En pleno Londres, entre Kensignton y Chelsea, hay un campamento de lujo para niñas, especialmente diseñado para preparar a las futuras aspirantes a Kate Middleton. No es metáfora, hay cartones con fotos de Middleton, estandartes donde la princesa, modelo e inspiración, luce de pie, abrazada a su príncipe, tamaño natural, en los rincones, pasillos y las aulas. La escuela la dirige una americana, Jerramy Fine, con la intención de enseñarle a las niñas, no sólo “a ser bellas y maleables” (cito textual, no es chiste), sino otras “cualidades como el desinterés y la compasión”. Supongo que el todo es cuestión de apariencia, porque si te preparas para princesa, ¿no es para atrapar a un príncipe? ¿Dónde queda el desinterés? Y si aprendes modales que no son parte de tu cotidianidad, es porque quieres aparentar más de lo que tienes, ¡no vas a hacer tanto esfuerzo por pasar por rica, para después irte a mezclar con pobres, ¡por compasión! Se estudian las obras de caridad de Lady D, siempre tan compuesta, impecable hasta en los peores calorones de África, pues de eso se trata, justamente, de solidaridades que no ensucian. También se estudia cómo utilizar con tacto y mesura las últimas herramientas de la tecnología digital. Es decir, a usar el teléfono con disimulo, porque acuerdo en que estar pegada de la pantalla del celular todo el tiempo, está peleado con la elegancia.

Las clases que pueden hacer de cualquier niña que asista a ese campamento, una princesa, cubren el estudio de las buenas maneras, cursos de conversación –el arte de no decir nada que ofenda, nada que irrite, nada que mortifique, nada que haga pensar, nada que importe…-, lecciones de reverencia, y de gestión de momentos difíciles. Porque las princesas no conocen la cólera, no gritan, no se molestan, no se ofenden ni ofenden, siempre reverencian.

Pero no todo es oscurantismo de moralidad barroca en el campamento. También hacen excursiones: de equitación en Hyde Park; van a tomar el té en el palacio de Kensington y demás visitas “reales” obligadas, como por ejemplo ir a ver las joyas de la corona que guarda la torre de Londres. Supongo para saber bien de lo que están hablando pues, en contante y sonante.

La Filosofía de la escuela-campamento se resume en “una verdadera princesa mira por encima de ella misma en cada situación y utiliza su posición para hacer el bien”, ¡no faltaba mas! Admiten a niñas de 7 a 11 años, es decir que es una decisión que toman los padres. O mejor dicho, es un dinero que ahorran los padres, pues cuesta 3.640 euros a la semana.
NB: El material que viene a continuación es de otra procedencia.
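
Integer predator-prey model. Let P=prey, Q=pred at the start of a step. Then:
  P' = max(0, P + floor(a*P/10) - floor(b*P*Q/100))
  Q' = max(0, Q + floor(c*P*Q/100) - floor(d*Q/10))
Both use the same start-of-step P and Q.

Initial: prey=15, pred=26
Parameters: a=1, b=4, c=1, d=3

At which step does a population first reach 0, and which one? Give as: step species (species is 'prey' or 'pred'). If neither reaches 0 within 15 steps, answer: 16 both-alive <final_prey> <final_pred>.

Answer: 16 both-alive 1 3

Derivation:
Step 1: prey: 15+1-15=1; pred: 26+3-7=22
Step 2: prey: 1+0-0=1; pred: 22+0-6=16
Step 3: prey: 1+0-0=1; pred: 16+0-4=12
Step 4: prey: 1+0-0=1; pred: 12+0-3=9
Step 5: prey: 1+0-0=1; pred: 9+0-2=7
Step 6: prey: 1+0-0=1; pred: 7+0-2=5
Step 7: prey: 1+0-0=1; pred: 5+0-1=4
Step 8: prey: 1+0-0=1; pred: 4+0-1=3
Step 9: prey: 1+0-0=1; pred: 3+0-0=3
Steps 10-15: state stable at prey=1, pred=3 (no change)
No extinction within 15 steps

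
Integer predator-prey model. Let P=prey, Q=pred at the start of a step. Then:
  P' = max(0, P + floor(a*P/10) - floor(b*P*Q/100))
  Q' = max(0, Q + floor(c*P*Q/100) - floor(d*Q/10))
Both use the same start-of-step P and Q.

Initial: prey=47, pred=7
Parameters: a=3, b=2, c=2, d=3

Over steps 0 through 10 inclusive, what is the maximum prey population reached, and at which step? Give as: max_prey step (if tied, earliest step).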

Por otra parte, en Rusia, según documental extensivo transmitido por Arte –la cadena de televisión franco-alemana que se esmera en una programación de contenidos relevantes-, las escuelas que proliferan son las que preparan a jovencitas para ser amantes de hombres rusos millonarios casados. Las instruyen en una manera de vestir, de hablar, de sonreír, de callar. Una manera de salir del pueblo donde nacieron. Son cientos de muchachas que viven en la miseria y que se arriesgan a ir a Moscú a entrenarse, pagando las clases con lo que no tienen, para ver si consiguen al millonario que les cambiará la vida. Sin que les quede nada por dentro. Muchas son las que se devuelven con sus tacones y plumas en la cabeza. Otras logran ingresar en el impúdico sistema de infidelidad y doble moral del macho ruso con chequera, que en muy pocos casos decide divorciarse, aunque las leyes les ofrecen múltiples atajos para escaparse con sus dineros completos, sin dejarle a la esposa e hijos más que lo que llevan puesto, según reportara el mismo documental.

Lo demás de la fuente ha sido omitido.